Nesse sentido, o atual governo é inédito.

O tempo exigia, depois do caos de 2013-2018, a reformulação institucional da autoridade. Uma repactuação do modelo de governo, que redefinisse, por iniciativa do executivo, as relações com o legislativo e o judiciário. Nesse sentido, quem viesse a ser eleito seria um “Bonaparte”.

Mas Bolsonaro não fez nada disso. Montou um projeto familiar de poder de base populista e confrontacionista, inspirado em uma ideologia estrangeira, extremista e reacionária. Mais: negacionista, ou seja, anti-ilustrada e anticientífica. Ele representa deliberada e orgulhosamente, não o progresso, mas o atraso.

Seu único antecessor nativo foi o malogrado integralismo de Plinio Salgado, esmagado pelo verdadeiro Bonaparte da época: Getúlio Vargas, cuja ação radicava no ideal profundamente enraizado de uma modernização autoritária, de base ilustrada e científica.

O regime militar foi sem dúvida um regime modernizador. Mas o regime militar que inspira Bolsonaro não é o do desenvolvimento tecnocrático de Golbery. É aquele dos subalternos, do aparelho repressivo dos porões, ocupado apenas em caçar críticos e supostos subversivos.

Em suma, por seu extremismo, reacionarismo, familismo, negacionismo, Bolsonaro desperdiçou a chance de ser o Bonaparte, e tenta, com uma soberba incompatível com sua pouca capacidade, desempenhar esse papel de sub-Plinio Salgado, ou Trump de tanga no meio do cerrado.

O núcleo duro do governo, que preside a estratégia do marketing populista, é a própria família do presidente. Bolsonaro acredita que seus filhos possuem mais inteligência política do que todos os parlamentares e governadores e prefeitos brasileiros, juntos.

Falam que esse é um governo militar. Não é. É um governo que explora os militares por cooptação. Os militares, representantes da ideia de ordem, não apitam nas decisões cruciais do governo.
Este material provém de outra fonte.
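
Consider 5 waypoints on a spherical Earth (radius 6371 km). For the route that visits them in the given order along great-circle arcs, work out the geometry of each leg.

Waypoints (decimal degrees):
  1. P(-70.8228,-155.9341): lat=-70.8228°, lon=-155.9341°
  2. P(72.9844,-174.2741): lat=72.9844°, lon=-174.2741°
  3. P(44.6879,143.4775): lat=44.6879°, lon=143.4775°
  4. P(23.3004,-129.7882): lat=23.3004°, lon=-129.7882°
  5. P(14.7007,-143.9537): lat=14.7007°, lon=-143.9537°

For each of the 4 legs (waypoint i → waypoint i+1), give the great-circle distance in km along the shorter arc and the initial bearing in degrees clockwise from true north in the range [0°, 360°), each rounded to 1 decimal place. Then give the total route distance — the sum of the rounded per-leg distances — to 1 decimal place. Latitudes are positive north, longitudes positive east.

Leg 1: dist=16043.6 km, bearing=350.9°
Leg 2: dist=3809.9 km, bearing=238.1°
Leg 3: dist=7963.5 km, bearing=75.1°
Leg 4: dist=1767.9 km, bearing=239.8°
Total: 29584.9 km

Leg 1: φ1=-1.2360910, φ2=1.2738181, Δφ=2.5099091, Δλ=-0.3200934 rad; a=sin²(Δφ/2)+cosφ1·cosφ2·sin²(Δλ/2)=0.9059585960; c=2·atan2(√a, √(1-a))=2.518225123; dist=6371·c=16043.612 ≈ 16043.6 km; running total=16043.6 km
Leg 1 bearing: y=sinΔλ·cosφ2=-0.09207820, x=cosφ1·sinφ2-sinφ1·cosφ2·cosΔλ=0.57646516; θ=atan2(y, x)=-9.0751° <0 so +360° → 350.9249° ≈ 350.9°
Leg 2: φ1=1.2738181, φ2=0.7799510, Δφ=-0.4938671, Δλ=5.5458116 rad; a=sin²(Δφ/2)+cosφ1·cosφ2·sin²(Δλ/2)=0.0867682045; c=2·atan2(√a, √(1-a))=0.597999392; dist=6371·c=3809.854 ≈ 3809.9 km; running total=19853.5 km
Leg 2 bearing: y=sinΔλ·cosφ2=-0.47800314, x=cosφ1·sinφ2-sinφ1·cosφ2·cosΔλ=-0.29744063; θ=atan2(y, x)=-121.8922° <0 so +360° → 238.1078° ≈ 238.1°
Leg 3: φ1=0.7799510, φ2=0.4066687, Δφ=-0.3732823, Δλ=-4.7693862 rad; a=sin²(Δφ/2)+cosφ1·cosφ2·sin²(Δλ/2)=0.3423165917; c=2·atan2(√a, √(1-a))=1.249953156; dist=6371·c=7963.452 ≈ 7963.5 km; running total=27817.0 km
Leg 3 bearing: y=sinΔλ·cosφ2=0.91695216, x=cosφ1·sinφ2-sinφ1·cosφ2·cosΔλ=0.24442281; θ=atan2(y, x)=75.0743° ≈ 75.1°
Leg 4: φ1=0.4066687, φ2=0.2565756, Δφ=-0.1500931, Δλ=-0.2472346 rad; a=sin²(Δφ/2)+cosφ1·cosφ2·sin²(Δλ/2)=0.0191279256; c=2·atan2(√a, √(1-a))=0.277496987; dist=6371·c=1767.933 ≈ 1767.9 km; running total=29584.9 km
Leg 4 bearing: y=sinΔλ·cosφ2=-0.23671249, x=cosφ1·sinφ2-sinφ1·cosφ2·cosΔλ=-0.13789630; θ=atan2(y, x)=-120.2228° <0 so +360° → 239.7772° ≈ 239.8°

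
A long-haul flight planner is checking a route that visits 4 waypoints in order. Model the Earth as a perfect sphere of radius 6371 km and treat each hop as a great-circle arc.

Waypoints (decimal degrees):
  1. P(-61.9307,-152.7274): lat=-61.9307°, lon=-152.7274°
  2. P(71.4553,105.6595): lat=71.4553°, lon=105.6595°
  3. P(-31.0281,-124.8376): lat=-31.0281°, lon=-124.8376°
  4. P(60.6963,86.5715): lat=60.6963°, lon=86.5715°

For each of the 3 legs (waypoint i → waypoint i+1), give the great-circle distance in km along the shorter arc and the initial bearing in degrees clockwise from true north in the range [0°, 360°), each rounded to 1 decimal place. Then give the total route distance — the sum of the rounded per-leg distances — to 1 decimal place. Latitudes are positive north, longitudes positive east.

Leg 1: dist=16687.7 km, bearing=321.4°
Leg 2: dist=14617.4 km, bearing=61.9°
Leg 3: dist=15995.1 km, bearing=334.4°
Total: 47300.2 km

Leg 1: φ1=-1.0808946, φ2=1.2471303, Δφ=2.3280249, Δλ=4.5097021 rad; a=sin²(Δφ/2)+cosφ1·cosφ2·sin²(Δλ/2)=0.9333438001; c=2·atan2(√a, √(1-a))=2.619319794; dist=6371·c=16687.686 ≈ 16687.7 km; running total=16687.7 km
Leg 1 bearing: y=sinΔλ·cosφ2=-0.31153380, x=cosφ1·sinφ2-sinφ1·cosφ2·cosΔλ=0.38961429; θ=atan2(y, x)=-38.6457° <0 so +360° → 321.3543° ≈ 321.4°
Leg 2: φ1=1.2471303, φ2=-0.5415425, Δφ=-1.7886728, Δλ=-4.0229333 rad; a=sin²(Δφ/2)+cosφ1·cosφ2·sin²(Δλ/2)=0.8310295358; c=2·atan2(√a, √(1-a))=2.294359203; dist=6371·c=14617.362 ≈ 14617.4 km; running total=31305.1 km
Leg 2 bearing: y=sinΔλ·cosφ2=0.66118878, x=cosφ1·sinφ2-sinφ1·cosφ2·cosΔλ=0.35285574; θ=atan2(y, x)=61.9126° ≈ 61.9°
Leg 3: φ1=-0.5415425, φ2=1.0593503, Δφ=1.6008928, Δλ=3.6897849 rad; a=sin²(Δφ/2)+cosφ1·cosφ2·sin²(Δλ/2)=0.9037249017; c=2·atan2(√a, √(1-a))=2.510612730; dist=6371·c=15995.114 ≈ 15995.1 km; running total=47300.2 km
Leg 3 bearing: y=sinΔλ·cosφ2=-0.25506866, x=cosφ1·sinφ2-sinφ1·cosφ2·cosΔλ=0.53194435; θ=atan2(y, x)=-25.6178° <0 so +360° → 334.3822° ≈ 334.4°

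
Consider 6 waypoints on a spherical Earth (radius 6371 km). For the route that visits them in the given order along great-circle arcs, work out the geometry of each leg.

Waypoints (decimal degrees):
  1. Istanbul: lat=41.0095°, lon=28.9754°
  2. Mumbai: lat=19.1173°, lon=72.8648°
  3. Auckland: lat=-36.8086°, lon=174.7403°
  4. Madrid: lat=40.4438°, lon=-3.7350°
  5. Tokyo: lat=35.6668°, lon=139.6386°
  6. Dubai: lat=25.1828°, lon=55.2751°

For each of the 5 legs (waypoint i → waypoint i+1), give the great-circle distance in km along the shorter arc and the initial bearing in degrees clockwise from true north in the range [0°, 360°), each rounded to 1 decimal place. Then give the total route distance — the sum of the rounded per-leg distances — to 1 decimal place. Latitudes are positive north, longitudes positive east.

Leg 1: φ1=0.7157508, φ2=0.3336598, Δφ=-0.3820910, Δλ=0.7660145 rad; a=sin²(Δφ/2)+cosφ1·cosφ2·sin²(Δλ/2)=0.1356321397; c=2·atan2(√a, √(1-a))=0.754322410; dist=6371·c=4805.788 ≈ 4805.8 km; running total=4805.8 km
Leg 1 bearing: y=sinΔλ·cosφ2=0.65503480, x=cosφ1·sinφ2-sinφ1·cosφ2·cosΔλ=-0.19968390; θ=atan2(y, x)=106.9536° ≈ 107.0°
Leg 2: φ1=0.3336598, φ2=-0.6424313, Δφ=-0.9760911, Δλ=1.7780629 rad; a=sin²(Δφ/2)+cosφ1·cosφ2·sin²(Δλ/2)=0.6759477866; c=2·atan2(√a, √(1-a))=1.930391762; dist=6371·c=12298.526 ≈ 12298.5 km; running total=17104.3 km
Leg 2 bearing: y=sinΔλ·cosφ2=0.78350538, x=cosφ1·sinφ2-sinφ1·cosφ2·cosΔλ=-0.51214142; θ=atan2(y, x)=123.1708° ≈ 123.2°
Leg 3: φ1=-0.6424313, φ2=0.7058775, Δφ=1.3483087, Δλ=-3.1149816 rad; a=sin²(Δφ/2)+cosφ1·cosφ2·sin²(Δλ/2)=0.9988861161; c=2·atan2(√a, √(1-a))=3.074830456; dist=6371·c=19589.745 ≈ 19589.7 km; running total=36694.0 km
Leg 3 bearing: y=sinΔλ·cosφ2=-0.02024974, x=cosφ1·sinφ2-sinφ1·cosφ2·cosΔλ=0.06356509; θ=atan2(y, x)=-17.6702° <0 so +360° → 342.3298° ≈ 342.3°
Leg 4: φ1=0.7058775, φ2=0.6225031, Δφ=-0.0833744, Δλ=2.5023414 rad; a=sin²(Δφ/2)+cosφ1·cosφ2·sin²(Δλ/2)=0.5589815347; c=2·atan2(√a, √(1-a))=1.689034705; dist=6371·c=10760.840 ≈ 10760.8 km; running total=47454.8 km
Leg 4 bearing: y=sinΔλ·cosφ2=0.48468639, x=cosφ1·sinφ2-sinφ1·cosφ2·cosΔλ=0.86669707; θ=atan2(y, x)=29.2154° ≈ 29.2°
Leg 5: φ1=0.6225031, φ2=0.4395228, Δφ=-0.1829803, Δλ=-1.4724208 rad; a=sin²(Δφ/2)+cosφ1·cosφ2·sin²(Δλ/2)=0.3398447492; c=2·atan2(√a, √(1-a))=1.244739087; dist=6371·c=7930.233 ≈ 7930.2 km; running total=55385.0 km
Leg 5 bearing: y=sinΔλ·cosφ2=-0.90057940, x=cosφ1·sinφ2-sinφ1·cosφ2·cosΔλ=0.29386718; θ=atan2(y, x)=-71.9280° <0 so +360° → 288.0720° ≈ 288.1°

Leg 1: dist=4805.8 km, bearing=107.0°
Leg 2: dist=12298.5 km, bearing=123.2°
Leg 3: dist=19589.7 km, bearing=342.3°
Leg 4: dist=10760.8 km, bearing=29.2°
Leg 5: dist=7930.2 km, bearing=288.1°
Total: 55385.0 km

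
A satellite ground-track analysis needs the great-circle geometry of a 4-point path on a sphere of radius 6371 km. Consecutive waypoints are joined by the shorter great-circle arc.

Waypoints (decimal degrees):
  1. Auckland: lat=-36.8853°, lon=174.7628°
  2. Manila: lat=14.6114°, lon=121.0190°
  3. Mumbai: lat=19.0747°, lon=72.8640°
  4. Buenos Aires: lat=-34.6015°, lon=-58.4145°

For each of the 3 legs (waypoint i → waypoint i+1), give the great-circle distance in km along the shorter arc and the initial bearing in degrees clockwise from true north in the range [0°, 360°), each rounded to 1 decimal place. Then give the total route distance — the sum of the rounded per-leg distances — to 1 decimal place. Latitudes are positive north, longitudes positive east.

Leg 1: φ1=-0.6437699, φ2=0.2550170, Δφ=0.8987870, Δλ=-0.9380063 rad; a=sin²(Δφ/2)+cosφ1·cosφ2·sin²(Δλ/2)=0.3468436347; c=2·atan2(√a, √(1-a))=1.259479184; dist=6371·c=8024.142 ≈ 8024.1 km; running total=8024.1 km
Leg 1 bearing: y=sinΔλ·cosφ2=-0.78030146, x=cosφ1·sinφ2-sinφ1·cosφ2·cosΔλ=0.54525421; θ=atan2(y, x)=-55.0552° <0 so +360° → 304.9448° ≈ 304.9°
Leg 2: φ1=0.2550170, φ2=0.3329163, Δφ=0.0778993, Δλ=-0.8404633 rad; a=sin²(Δφ/2)+cosφ1·cosφ2·sin²(Δλ/2)=0.1537313794; c=2·atan2(√a, √(1-a))=0.805795990; dist=6371·c=5133.726 ≈ 5133.7 km; running total=13157.8 km
Leg 2 bearing: y=sinΔλ·cosφ2=-0.70404941, x=cosφ1·sinφ2-sinφ1·cosφ2·cosΔλ=0.15718332; θ=atan2(y, x)=-77.4148° <0 so +360° → 282.5852° ≈ 282.6°
Leg 3: φ1=0.3329163, φ2=-0.6039101, Δφ=-0.9368264, Δλ=-2.2912421 rad; a=sin²(Δφ/2)+cosφ1·cosφ2·sin²(Δλ/2)=0.8493961262; c=2·atan2(√a, √(1-a))=2.344504037; dist=6371·c=14936.835 ≈ 14936.8 km; running total=28094.6 km
Leg 3 bearing: y=sinΔλ·cosφ2=-0.61858548, x=cosφ1·sinφ2-sinφ1·cosφ2·cosΔλ=-0.35922333; θ=atan2(y, x)=-120.1445° <0 so +360° → 239.8555° ≈ 239.9°

Leg 1: dist=8024.1 km, bearing=304.9°
Leg 2: dist=5133.7 km, bearing=282.6°
Leg 3: dist=14936.8 km, bearing=239.9°
Total: 28094.6 km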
São tratados como capangas, leões de chácara ou seguranças privados, contratados a bom preço para garantir a integridade física da família ou cumprir ordens as mais disparatas.

Os militares nesse governo são rainhas da Inglaterra: aparecem com medalhas, têm dinheiro, batem continência, mas não são quem mandam. As decisões estratégicas são da família do presidente. No passado recente, foram os militares que deram combate à ala reacionária, que flerta com o neofascismo. Eles conseguiram vitórias, mas foram de Pirro, destinadas apenas a lhes dar compensações simbólicas ou financeiras.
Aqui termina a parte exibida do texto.